Photos by Ava Kitzi
The 5:30 a.m. class at Rho Engine Room has an atmosphere more akin to a club, where people happen to be doing burpees, than a gym. There are colorful strobe lights, loud hip-hop music and an instructor pumping up the class of 25 athletes through their Friday morning workout. It seems like a place 21-year-olds should be on a weekend.
Which makes it a surprising place for 65-year-old Don Corwin to be.
Of course, after years of attending of Missouri quarterback working across from him, he will still get the work done. He knows to be available for a mid-set dad joke to keep spirits high (“I burnt my Hawaiian pizza last night. … I should have put it on aloha setting.”) and to have a hand out for high fives when the work is done.
He fits in with this group at 5:30 a.m. and is glad for it.
“I didn’t tell anybody how old I was,” he says about when he first joined the gym. After a lifetime of being a rugby athlete, cycling instructor and a regular in the weights section of a traditional gym, he says he’s finally found a community that pushes and supports him. “I think what helps you stay motivated in the gym and stay young in the gym is to surround yourself with younger people. Then they look at you as a peer rather than as someone who is the same age as their dad.”
While Corwin attends general population classes at Rho, other gyms in Columbia offer senior-specific classes. CrossFit Fringe holds daily Vitality classes from 10:15-11:15 a.m. Monday- Thursday, while catering movements, time domains and coaching specifically toward aging athletes.
Coach Sam Noordsy says that everything they do in classic CrossFit fashion applies directly to things athletes will do in real life. While they may not be repping out heavy deadlifts anymore, they are still picking up groceries, grandkids and moving furniture. So, while they’re not doing big, flashy workouts every day, it’s keeping athletes successful in their daily lives.
“Nothing lighter as you get older,” Noordsy says. In addition to applicable movements, the programming keeps athletes moving in different timeframes. While a sprint on a stationary bike might not seem immediately relevant to retiree life, Hutmacher says it activates the same heart rate range and endorphins as a fall would. “All of it is specific to their lives because they’re still alive.”

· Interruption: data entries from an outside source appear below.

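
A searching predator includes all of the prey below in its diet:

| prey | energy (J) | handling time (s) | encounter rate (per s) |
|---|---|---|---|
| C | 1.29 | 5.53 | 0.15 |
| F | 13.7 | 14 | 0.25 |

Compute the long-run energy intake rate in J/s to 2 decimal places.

R = Σλ_iE_i / (1 + Σλ_ih_i)
Numerator: 0.15×1.29 + 0.25×13.7 = 3.619
Denominator: 1 + 0.15×5.53 + 0.25×14 = 5.33
R = 3.619/5.33 = 0.679 J/s

0.68 J/s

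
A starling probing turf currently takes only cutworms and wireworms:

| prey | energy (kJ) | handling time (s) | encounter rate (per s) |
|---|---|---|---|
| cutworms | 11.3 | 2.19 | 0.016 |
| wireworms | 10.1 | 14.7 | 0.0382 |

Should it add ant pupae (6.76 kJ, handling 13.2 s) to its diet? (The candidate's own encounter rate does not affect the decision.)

On cutworms and wireworms alone, R = ΣλE/(1+Σλh) = 0.5666/1.597 = 0.3549 kJ/s.
Profitability of ant pupae: 6.76/13.2 = 0.5121 kJ/s.
0.5121 > 0.3549, so adding ant pupae raises the average — include it.

Yes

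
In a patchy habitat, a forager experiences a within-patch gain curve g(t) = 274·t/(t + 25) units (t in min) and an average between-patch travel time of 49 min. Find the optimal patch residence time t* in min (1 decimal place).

Maximise g(t)/(T+t): set derivative to zero → g'(t)(T+t) = g(t).
g'(t) = 274·25/(t + 25)². Setting 274·25/(t+25)² = 274t/[(t+25)(49+t)] gives 25(49+t) = t(t+25), so t² = 25×49 = 1225.
t* = √1225 = 35 min.

35.0 min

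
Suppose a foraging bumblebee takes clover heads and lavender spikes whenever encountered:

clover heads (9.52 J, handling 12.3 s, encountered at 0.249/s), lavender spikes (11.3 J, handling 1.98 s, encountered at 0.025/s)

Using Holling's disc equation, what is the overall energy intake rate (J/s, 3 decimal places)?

0.645 J/s

R = (0.249×9.52 + 0.025×11.3) / (1 + 0.249×12.3 + 0.025×1.98) = 2.653/4.112 = 0.6451 J/s.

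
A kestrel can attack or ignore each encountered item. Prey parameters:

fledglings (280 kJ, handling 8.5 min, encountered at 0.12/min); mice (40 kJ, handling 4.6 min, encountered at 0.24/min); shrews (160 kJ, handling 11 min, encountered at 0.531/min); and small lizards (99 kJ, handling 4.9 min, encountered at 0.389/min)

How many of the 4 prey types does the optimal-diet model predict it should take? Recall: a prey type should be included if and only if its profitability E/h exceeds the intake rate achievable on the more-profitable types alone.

Rank by E/h (kJ/min): fledglings 32.9, small lizards 20.2, shrews 14.5, mice 8.7. Include each in turn until the next type's E/h falls below the running intake rate.
Rate on top 1: 16.63. small lizards: 20.2 > 16.63 → include.
Rate on top 2: 18.37. shrews: 14.5 < 18.37 → exclude; stop.
Optimal diet: fledglings, small lizards — 2 of 4 types.

2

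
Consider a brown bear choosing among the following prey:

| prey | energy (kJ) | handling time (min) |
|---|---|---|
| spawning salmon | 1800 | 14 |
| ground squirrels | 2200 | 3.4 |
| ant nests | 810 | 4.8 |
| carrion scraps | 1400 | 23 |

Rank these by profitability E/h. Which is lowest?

Profitability E/h (kJ/min): spawning salmon = 1800/14 = 129, ground squirrels = 2200/3.4 = 647, ant nests = 810/4.8 = 169, carrion scraps = 1400/23 = 60.9.
Ranked: ground squirrels > ant nests > spawning salmon > carrion scraps.

carrion scraps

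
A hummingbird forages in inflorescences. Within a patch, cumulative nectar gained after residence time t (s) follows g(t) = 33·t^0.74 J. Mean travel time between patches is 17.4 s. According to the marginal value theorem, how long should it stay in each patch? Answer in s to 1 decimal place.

49.5 s

Maximise g(t)/(T+t): set derivative to zero → g'(t)(T+t) = g(t).
g'(t) = 0.74·33·t^-0.26. Setting 0.74·33·t^-0.26 = 33·t^0.74/(17.4+t) gives 0.74(17.4+t) = t, so 0.26·t = 0.74×17.4.
t* = 0.74×17.4/0.26 = 49.52 s.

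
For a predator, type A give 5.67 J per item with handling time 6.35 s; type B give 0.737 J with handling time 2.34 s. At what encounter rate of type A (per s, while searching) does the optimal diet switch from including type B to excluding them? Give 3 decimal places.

The zero-one rule: include type B iff E₂/h₂ > λE₁/(1+λh₁). Equality gives the switch point.
λE₁h₂ = E₂ + λE₂h₁ ⇒ λ = E₂/(E₁h₂ − E₂h₁) = 0.737/(13.27 − 4.68) = 0.08582 per s.

0.086 per s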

For the general middle-aged population, Noordsy sells CrossFit as an investment in their health. While they won’t immediately see massive growth, she says, the strength, pliability and endurance they’re building is what keeps them happy in their 60s, 70s and 80s. Strength is the new retirement plan, she says.
“What’s neat is that it is hard to conceptualize what doing this today will mean for you in 30 years. Then, you get to coach Vitality and see it in action,” Noordsy says.
Yin Yoga is on the opposite side of the spectrum, with less intensity. While still similar in many of its practices to more traditional types of yoga, Yin is taken at a much slower pace, holding poses for a longer time, and is meant to support joint health and connective tissue.
Briana Frieda teaches Yin weekly at Wilson’s Fitness in Columbia, along with hot barre. She is passionate about both as part of her own weekly workout routine because of how it complements her life as a middle school orchestra teacher and musician. She knows the strength, balance and poise the two routines help develop have been integral to her wellness, as well as the benefits it can provide to older athletes. Because of its reputation as an easier workout, more people with less gym experience are likelier to give it a go.
“(Barre) draws people in because it is yoga; it is strength; it is flexibility. There are elements of dance; there are elements of yoga, and it is 45 minutes, but it’s a good burn,” Frieda says. “I also like it because it’s a lot more fatiguing than people want to give you credit for.”
In Freida’s Yin classes, every move is adapted to the athletes in the room. If she has a regular in her class with knee problems, she has the freedom to switch out a frog pose for a leaning straddle stretch.
This is part of the beauty of it when it comes to older adults, she says. There’s no routine or specific programming that has to be done week to week.
“The adaptability … means that it is accessible for people who have never worked out a day in their life or people who are strength training all the time,” Freida says.
With a hip surgery 10 years in the past and cognizant of the physical changes aging is bringing on for his body, Corwin knows he is lucky to have found something consistent and fun in Rho that he believes in enough to continue attending. He says it’s helped him find a community in retirement, a group of like-minded people to tailgate with and to motivate him through a tough workout.
“I don’t count birthdays as much anymore; I don’t care to,” Corwin says. “But I’m still excited to go to work every day; I’m excited to go to the gym every day. And as long as I keep that attitude, everything else falls into place.”